The feeling of being unfulfilled when something happens that is different from what you expected. You feel that it should be changed to meet your expectations.

You feel dissatisfied when you got less than the standard you were expecting. For example, when you booked a hotel room with ocean view that turns out to overlook a brick wall, when you receive negative feedback for a job you though you did very well, or when your team did not make it to the finals. In each case, you expect a certain standard of quality, comfort, pleasure, or performance that is not fulfilled. The expectation that underlies the dissatisfaction goes beyond a neutral assumption of what is probable to happen, like the expectation that the sun will rise in the morning. There is also a sense that the expected thing should happen1, for instance, because you spent money (e.g. paying for good service) or effort (e.g. studying for a good grade) on it, or because you are naturally entitled to it (e.g. being treated respectfully). Secondly, there is a level of malleability or influence involved in the outcome. You feel that the unfulfilling outcome is not fixed and final, and that it should be changed so that it does meet your expectations2.
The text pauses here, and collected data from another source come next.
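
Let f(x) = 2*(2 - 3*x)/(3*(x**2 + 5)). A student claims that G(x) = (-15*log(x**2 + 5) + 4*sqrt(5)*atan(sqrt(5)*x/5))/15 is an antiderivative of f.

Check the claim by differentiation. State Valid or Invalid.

Valid: G'(x) = f(x).

d/dx[G] = (4 - 6*x)/(3*x**2 + 15)
This equals f(x) exactly, so the claim holds.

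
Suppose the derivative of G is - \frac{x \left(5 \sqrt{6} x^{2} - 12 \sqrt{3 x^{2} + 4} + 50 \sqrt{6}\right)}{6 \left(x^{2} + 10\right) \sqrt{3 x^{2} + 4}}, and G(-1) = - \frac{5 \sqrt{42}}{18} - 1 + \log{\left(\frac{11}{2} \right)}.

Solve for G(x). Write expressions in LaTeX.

G(x) = - \frac{5 \sqrt{\frac{x^{2}}{2} + \frac{2}{3}}}{3} + \log{\left(\frac{x^{2}}{2} + 5 \right)} - 1

A first test for any G(x): its x-derivative must equal the given G'(x).
A general antiderivative is - \frac{5 \sqrt{\frac{x^{2}}{2} + \frac{2}{3}}}{3} + \log{\left(\frac{x^{2}}{2} + 5 \right)} + C.
The condition gives C = - \frac{5 \sqrt{42}}{18} - 1 + \log{\left(\frac{11}{2} \right)} - (- \frac{5 \sqrt{42}}{18} + \log{\left(\frac{11}{2} \right)}) = -1.
So G(x) = - \frac{5 \sqrt{\frac{x^{2}}{2} + \frac{2}{3}}}{3} + \log{\left(\frac{x^{2}}{2} + 5 \right)} - 1.
Check: d/dx[- \frac{5 \sqrt{\frac{x^{2}}{2} + \frac{2}{3}}}{3} + \log{\left(\frac{x^{2}}{2} + 5 \right)} - 1] = \frac{- 5 \sqrt{6} x^{3} + 12 x \sqrt{3 x^{2} + 4} - 50 \sqrt{6} x}{6 x^{2} \sqrt{3 x^{2} + 4} + 60 \sqrt{3 x^{2} + 4}}, which equals G'(x).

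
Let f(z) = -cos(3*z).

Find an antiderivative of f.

An antiderivative is F(z) = -sin(3*z)/3.

Whatever form F(z) takes, F'(z) = f(z) is non-negotiable.
Check: d/dz[-sin(3*z)/3] = -cos(3*z) = f(z).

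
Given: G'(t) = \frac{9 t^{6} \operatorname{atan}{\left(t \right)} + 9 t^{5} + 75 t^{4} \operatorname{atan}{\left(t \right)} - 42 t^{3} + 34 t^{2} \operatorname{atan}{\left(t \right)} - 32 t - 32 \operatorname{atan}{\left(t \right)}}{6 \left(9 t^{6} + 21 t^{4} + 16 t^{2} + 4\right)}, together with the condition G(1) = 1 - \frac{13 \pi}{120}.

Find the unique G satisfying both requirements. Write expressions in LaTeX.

G(t) = 1 + \frac{\left(\frac{t^{3}}{4} - \frac{4 t}{3}\right) \operatorname{atan}{\left(t \right)}}{\frac{3 t^{2}}{2} + 1}

Check a candidate G(t) by differentiating: d/dt[G] must match the given G'(t).
A general antiderivative is \frac{\left(\frac{t^{3}}{4} - \frac{4 t}{3}\right) \operatorname{atan}{\left(t \right)}}{\frac{3 t^{2}}{2} + 1} + C.
The condition gives C = 1 - \frac{13 \pi}{120} - (- \frac{13 \pi}{120}) = 1.
So G(t) = 1 + \frac{\left(\frac{t^{3}}{4} - \frac{4 t}{3}\right) \operatorname{atan}{\left(t \right)}}{\frac{3 t^{2}}{2} + 1}.
Check: d/dt[1 + \frac{\left(\frac{t^{3}}{4} - \frac{4 t}{3}\right) \operatorname{atan}{\left(t \right)}}{\frac{3 t^{2}}{2} + 1}] = \frac{9 t^{6} \operatorname{atan}{\left(t \right)} + 9 t^{5} + 75 t^{4} \operatorname{atan}{\left(t \right)} - 42 t^{3} + 34 t^{2} \operatorname{atan}{\left(t \right)} - 32 t - 32 \operatorname{atan}{\left(t \right)}}{54 t^{6} + 126 t^{4} + 96 t^{2} + 24}, which equals G'(t).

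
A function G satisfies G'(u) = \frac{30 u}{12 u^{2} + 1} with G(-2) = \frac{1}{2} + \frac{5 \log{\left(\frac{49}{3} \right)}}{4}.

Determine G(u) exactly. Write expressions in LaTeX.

The substitution w = 4 u^{2} + \frac{1}{3} works: G'(u) is exactly (dG/dw)*(dw/du) for that inner function.
A general antiderivative is \frac{5 \log{\left(4 u^{2} + \frac{1}{3} \right)}}{4} + C.
The condition gives C = \frac{1}{2} + \frac{5 \log{\left(\frac{49}{3} \right)}}{4} - (\frac{5 \log{\left(\frac{49}{3} \right)}}{4}) = \frac{1}{2}.
So G(u) = \frac{5 \log{\left(4 u^{2} + \frac{1}{3} \right)}}{4} + \frac{1}{2}.
Check: d/du[\frac{5 \log{\left(4 u^{2} + \frac{1}{3} \right)}}{4} + \frac{1}{2}] = \frac{30 u}{12 u^{2} + 1} = G'(u).

G(u) = \frac{5 \log{\left(4 u^{2} + \frac{1}{3} \right)}}{4} + \frac{1}{2}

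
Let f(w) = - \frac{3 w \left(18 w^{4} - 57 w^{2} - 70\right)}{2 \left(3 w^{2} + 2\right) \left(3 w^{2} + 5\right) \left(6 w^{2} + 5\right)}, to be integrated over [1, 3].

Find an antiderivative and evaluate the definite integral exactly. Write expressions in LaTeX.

Antiderivative: F(w) = \frac{- 5 \log{\left(w^{2} + \frac{5}{3} \right)} + 8 \log{\left(2 w^{2} + \frac{4}{3} \right)} - 4 \log{\left(2 w^{2} + \frac{5}{3} \right)}}{4}; value = - \log{\left(\frac{59}{3} \right)} - \frac{5 \log{\left(\frac{32}{3} \right)}}{4} - 2 \log{\left(\frac{10}{3} \right)} + \frac{5 \log{\left(\frac{8}{3} \right)}}{4} + \log{\left(\frac{11}{3} \right)} + 2 \log{\left(\frac{58}{3} \right)}

An antiderivative F(w) passes only if d/dw[F] lands on f(w) exactly.
F(w) = \frac{- 5 \log{\left(w^{2} + \frac{5}{3} \right)} + 8 \log{\left(2 w^{2} + \frac{4}{3} \right)} - 4 \log{\left(2 w^{2} + \frac{5}{3} \right)}}{4} is an antiderivative of f.
Check: d/dw[\frac{- 5 \log{\left(w^{2} + \frac{5}{3} \right)} + 8 \log{\left(2 w^{2} + \frac{4}{3} \right)} - 4 \log{\left(2 w^{2} + \frac{5}{3} \right)}}{4}] = \frac{- 54 w^{5} + 171 w^{3} + 210 w}{108 w^{6} + 342 w^{4} + 330 w^{2} + 100}, which equals f(w).
F(3) = - \log{\left(\frac{59}{3} \right)} - \frac{5 \log{\left(\frac{32}{3} \right)}}{4} + 2 \log{\left(\frac{58}{3} \right)}; F(1) = - \log{\left(\frac{11}{3} \right)} - \frac{5 \log{\left(\frac{8}{3} \right)}}{4} + 2 \log{\left(\frac{10}{3} \right)}.
Integral = F(3) - F(1) = - \log{\left(\frac{59}{3} \right)} - \frac{5 \log{\left(\frac{32}{3} \right)}}{4} - 2 \log{\left(\frac{10}{3} \right)} + \frac{5 \log{\left(\frac{8}{3} \right)}}{4} + \log{\left(\frac{11}{3} \right)} + 2 \log{\left(\frac{58}{3} \right)}.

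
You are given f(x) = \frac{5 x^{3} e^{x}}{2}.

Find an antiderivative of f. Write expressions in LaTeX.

An antiderivative is F(x) = \frac{5 x^{3} e^{x}}{2} - \frac{15 x^{2} e^{x}}{2} + 15 x e^{x} - 15 e^{x}.

f has the shape u'v + uv' for u = \frac{5 x^{3}}{2} - \frac{15 x^{2}}{2} + 15 x - 15 and v = e^{x} — it is the derivative of the product u*v.
Check: d/dx[\frac{5 x^{3} e^{x}}{2} - \frac{15 x^{2} e^{x}}{2} + 15 x e^{x} - 15 e^{x}] = \frac{5 x^{3} e^{x}}{2} = f(x).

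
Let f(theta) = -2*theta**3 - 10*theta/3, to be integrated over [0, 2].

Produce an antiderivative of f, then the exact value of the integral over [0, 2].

f matches the chain-rule pattern g'(h)*h' with inner function h(theta) = theta**2 + 5/3; substituting u = h(theta) collapses the integral.
F(theta) = -theta**4/2 - 5*theta**2/3 is an antiderivative of f.
Check: d/dtheta[-theta**4/2 - 5*theta**2/3] = -2*theta**3 - 10*theta/3 = f(theta).
F(2) = -44/3; F(0) = 0.
Integral = F(2) - F(0) = -44/3.

Antiderivative: F(theta) = -theta**4/2 - 5*theta**2/3; value = -44/3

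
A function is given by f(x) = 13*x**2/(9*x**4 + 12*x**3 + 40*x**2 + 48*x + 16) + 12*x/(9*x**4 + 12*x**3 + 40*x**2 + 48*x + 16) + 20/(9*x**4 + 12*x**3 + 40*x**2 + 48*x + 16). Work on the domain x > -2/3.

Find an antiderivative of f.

The integrand splits into summands that can be handled one at a time.
Check: d/dx[(9*x*atan(x/2) + 6*atan(x/2) - 8)/(6*(3*x + 2))] = (13*x**2 + 12*x + 20)/(9*x**4 + 12*x**3 + 40*x**2 + 48*x + 16), which equals f(x).

An antiderivative is F(x) = (9*x*atan(x/2) + 6*atan(x/2) - 8)/(6*(3*x + 2)).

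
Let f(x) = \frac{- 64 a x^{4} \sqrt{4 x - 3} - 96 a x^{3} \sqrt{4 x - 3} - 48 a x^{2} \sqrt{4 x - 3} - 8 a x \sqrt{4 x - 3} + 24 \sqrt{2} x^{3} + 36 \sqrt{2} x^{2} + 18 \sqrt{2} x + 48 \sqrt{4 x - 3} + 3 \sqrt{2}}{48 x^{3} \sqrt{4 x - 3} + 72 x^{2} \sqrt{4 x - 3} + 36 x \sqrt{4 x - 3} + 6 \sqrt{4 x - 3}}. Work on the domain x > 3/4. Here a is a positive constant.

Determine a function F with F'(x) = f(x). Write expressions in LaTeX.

An antiderivative is F(x) = - \frac{32 a x^{4} + 32 a x^{3} + 8 a x^{2} - 12 \sqrt{2} x^{2} \sqrt{4 x - 3} - 12 \sqrt{2} x \sqrt{4 x - 3} - 3 \sqrt{2} \sqrt{4 x - 3} + 24}{12 \left(2 x + 1\right)^{2}}.

Differentiate the proposed F(x) back; it has to land on f(x) exactly.
Check: d/dx[- \frac{32 a x^{4} + 32 a x^{3} + 8 a x^{2} - 12 \sqrt{2} x^{2} \sqrt{4 x - 3} - 12 \sqrt{2} x \sqrt{4 x - 3} - 3 \sqrt{2} \sqrt{4 x - 3} + 24}{12 \left(2 x + 1\right)^{2}}] = \frac{- 64 a x^{4} \sqrt{4 x - 3} - 96 a x^{3} \sqrt{4 x - 3} - 48 a x^{2} \sqrt{4 x - 3} - 8 a x \sqrt{4 x - 3} + 24 \sqrt{2} x^{3} + 36 \sqrt{2} x^{2} + 18 \sqrt{2} x + 48 \sqrt{4 x - 3} + 3 \sqrt{2}}{48 x^{3} \sqrt{4 x - 3} + 72 x^{2} \sqrt{4 x - 3} + 36 x \sqrt{4 x - 3} + 6 \sqrt{4 x - 3}} = f(x).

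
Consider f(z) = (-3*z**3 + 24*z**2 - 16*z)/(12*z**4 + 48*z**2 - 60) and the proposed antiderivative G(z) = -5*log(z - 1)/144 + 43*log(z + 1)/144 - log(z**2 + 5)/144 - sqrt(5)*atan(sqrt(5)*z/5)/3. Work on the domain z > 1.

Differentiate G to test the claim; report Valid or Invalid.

Invalid: d/dz[G] - f = (3*z**3 - 24*z**2 + 16*z)/(6*z**4 + 24*z**2 - 30), which is not 0.

d/dz[G] = (3*z**3 - 24*z**2 + 16*z)/(12*z**4 + 48*z**2 - 60)
d/dz[G] - f(z) = (3*z**3 - 24*z**2 + 16*z)/(6*z**4 + 24*z**2 - 30) != 0.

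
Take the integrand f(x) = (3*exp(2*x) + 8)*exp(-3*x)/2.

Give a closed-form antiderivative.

An antiderivative is F(x) = -(9*exp(2*x) + 8)*exp(-3*x)/6.

For F(x) to be correct the identity F'(x) - f(x) = 0 must hold.
Check: d/dx[-(9*exp(2*x) + 8)*exp(-3*x)/6] = (3*exp(2*x) + 8)*exp(-3*x)/2 = f(x).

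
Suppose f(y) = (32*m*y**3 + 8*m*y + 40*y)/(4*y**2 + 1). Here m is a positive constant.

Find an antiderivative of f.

Recover f(y) by differentiating a candidate F(y); any mismatch rules it out.
Check: d/dy[4*m*y**2 + 5*log(4*y**2 + 1)] = (32*m*y**3 + 8*m*y + 40*y)/(4*y**2 + 1) = f(y).

An antiderivative is F(y) = 4*m*y**2 + 5*log(4*y**2 + 1).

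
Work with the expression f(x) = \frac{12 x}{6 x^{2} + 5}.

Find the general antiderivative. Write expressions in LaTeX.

f matches the chain-rule pattern g'(h)*h' with inner function h(x) = 2 x^{2} + \frac{5}{3}; substituting u = h(x) collapses the integral.
Check: d/dx[\log{\left(2 x^{2} + \frac{5}{3} \right)}] = \frac{12 x}{6 x^{2} + 5} = f(x).

F(x) = \log{\left(2 x^{2} + \frac{5}{3} \right)} + C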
In the comic, Murphy receives a sandwich that leaves much to be desired – the bread is wrong and the ingredients are overcooked or artificial.

Movie clips


Typical expressions

“This won’t stand!”

“I want something better than this.”

Murphy's bad day

Comparisons with other emotions

Dissatisfaction & Disappointment

When you are unhappy with an outcome or a situation, you can feel either disappointed or dissatisfied. An important difference between the two is the amount of control that you feel you have over the unfulfilling situation. Feeling disappointment implies that you do not feel that you can (currently) change much about it, and that you have to conform to the situation (which puts disappointment closer to sadness). If you are dissatisfied, however, you feel that you do have some control or influence over the unfulfilling situation, and you want it to change (which puts dissatisfaction closer to frustration or annoyance). For example, if you get a room in a hotel with a lumpy bed and no hot shower, you may feel dissatisfied and demand a better room. However, if the room is actually the very last available hotel room in the city, you may feel disappointed instead, since there is very little you can do about it. Another difference is that dissatisfaction implies that you feel entitled to the desired outcome, while in disappointment you merely hoped for it.

Dissatisfaction & Boredom

People can be bored, occasionally or frequently, and accept it as an unavoidable part of life. Most people have parts of their job and personal life that they are less interested in. However, when people feel that they are unnecessarily unmotivated in certain activities, this can lead to strong dissatisfaction. Especially feeling stuck in the situation that is making you bored can be a source of dissatisfaction. In the case of ‘forced boredom’, this dissatisfaction is often directed at the people or system that is the cause of putting you in the boring situation. In the case of long-lasting ‘motivational boredom’, in which nothing seems interesting anymore, it can have negative repercussions for your overall life satisfaction.